Sessions and defenders of the current policy of family separation—which could be overturned with a phone call and doesn’t require any act from Democrats—argue that “This is a nation of laws,” and assert that this core truth validates all enforcement decisions, no matter how inhumane. That kind of absolute, essentialist point of view is playing out with similar results in other situations inside the American borders. Immigration and Customs Enforcement (ICE) agents are cracking down on undocumented workers in companies—recently arresting more than 100 employees of a landscaping firm in Ohio and almost a hundred more at a meat-processing plant in Bean Station, Tennessee. These come on top of raids of 98 7-Eleven stores in 17 states and almost 200 businesses in northern and southern California.

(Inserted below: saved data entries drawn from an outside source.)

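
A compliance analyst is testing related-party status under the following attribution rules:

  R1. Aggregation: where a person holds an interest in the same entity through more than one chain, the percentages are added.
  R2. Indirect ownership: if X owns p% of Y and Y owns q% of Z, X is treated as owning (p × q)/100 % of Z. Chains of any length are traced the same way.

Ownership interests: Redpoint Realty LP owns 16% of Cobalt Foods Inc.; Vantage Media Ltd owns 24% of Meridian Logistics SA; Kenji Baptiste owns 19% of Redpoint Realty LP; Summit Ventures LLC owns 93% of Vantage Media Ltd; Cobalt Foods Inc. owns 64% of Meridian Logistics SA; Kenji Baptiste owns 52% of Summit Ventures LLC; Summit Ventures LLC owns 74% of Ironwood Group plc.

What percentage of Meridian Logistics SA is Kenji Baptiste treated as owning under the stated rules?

Chain via Summit Ventures LLC → Vantage Media Ltd (R2): 52% × 93% × 24% = 11.6064% of Meridian Logistics SA.
Chain via Redpoint Realty LP → Cobalt Foods Inc. (R2): 19% × 16% × 64% = 1.9456% of Meridian Logistics SA.
Aggregating (R1): 11.6064% + 1.9456% = 13.552%.

13.552%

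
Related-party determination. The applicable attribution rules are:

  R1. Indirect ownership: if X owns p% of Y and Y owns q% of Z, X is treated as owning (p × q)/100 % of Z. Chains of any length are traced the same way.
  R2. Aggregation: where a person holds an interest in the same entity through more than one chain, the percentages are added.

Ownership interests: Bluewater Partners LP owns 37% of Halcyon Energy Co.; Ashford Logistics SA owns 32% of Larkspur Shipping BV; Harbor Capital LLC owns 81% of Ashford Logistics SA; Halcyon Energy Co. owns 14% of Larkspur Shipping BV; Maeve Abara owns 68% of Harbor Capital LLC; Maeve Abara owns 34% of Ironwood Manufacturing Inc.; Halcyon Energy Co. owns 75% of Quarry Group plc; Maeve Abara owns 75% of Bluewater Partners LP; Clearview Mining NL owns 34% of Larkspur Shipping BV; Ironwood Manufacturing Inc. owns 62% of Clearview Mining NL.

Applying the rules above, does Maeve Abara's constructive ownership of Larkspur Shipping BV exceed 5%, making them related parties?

Yes

Chain via Harbor Capital LLC → Ashford Logistics SA (R1): 68% × 81% × 32% = 17.6256% of Larkspur Shipping BV.
Chain via Bluewater Partners LP → Halcyon Energy Co. (R1): 75% × 37% × 14% = 3.885% of Larkspur Shipping BV.
Chain via Ironwood Manufacturing Inc. → Clearview Mining NL (R1): 34% × 62% × 34% = 7.1672% of Larkspur Shipping BV.
Aggregating (R2): 17.6256% + 3.885% + 7.1672% = 28.6778%.
28.6778% exceeds the 5% threshold, so Maeve is a related party to Larkspur Shipping BV.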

These raids are part of a strategy on the part of the Trump Administration to remove the work that draws undocumented immigrants to the United States. According to acting ICE Director Thomas Homan, “Not only are we going to prosecute the employers that hire illegal workers, we're going to detain and remove the illegal alien workers.”

“When we find you at a work site, we're no longer going to turn our heads. We'll go after the employer who knowingly hires an illegal alien ... but we're always going to arrest a person who is here illegally. That is our job.” 

The simple solution to a simple problem approach overlooks the impacts on the communities that accompany these raids. In Tennessee, the meat packing plant is currently operating at 10 percent capacity, and locals are concerned about how devastating it would be to the small community outside of Knoxville if the company closed. The impact is already being felt in the town. “[They] spent their money here too, they bought groceries and automobiles and they helped the local economy as well as the local people that worked there,” Grainger County Mayor Mark Hipsher said.

Such raids have had impacts that were felt for years. They have ICE’s desired effect of reducing the presence of undocumented immigrants in America, and they cause other undocumented immigrants in the community to leave for fear of being caught up in the sweep. But nothing so far shows that the raids actually stop the flow of undocumented immigrants entering the country, and it’s an open question as to whether whatever is gained by the sweeps is worth the damage done to the communities.

President Trump made his antipathy to immigration a centerpiece of his election campaign, and early signs are that it will be a big part of the upcoming midterm elections. We are seeing time and again that his administration is willing to employ harsh, inhumane measures to reduce immigration into the United States, particularly across its southern border. His war on immigration is one of the dubious “successes” of his presidency because Sessions has been willing and able to make regulatory and policy changes that advance his goals, free from the politics that bog down the Congress and Senate. 

Because they are working around the processes most covered by the media, it’s important to monitor the breadth of the changes they are affecting, and to observe the impacts they have on Americans as well as those who’d like to live here.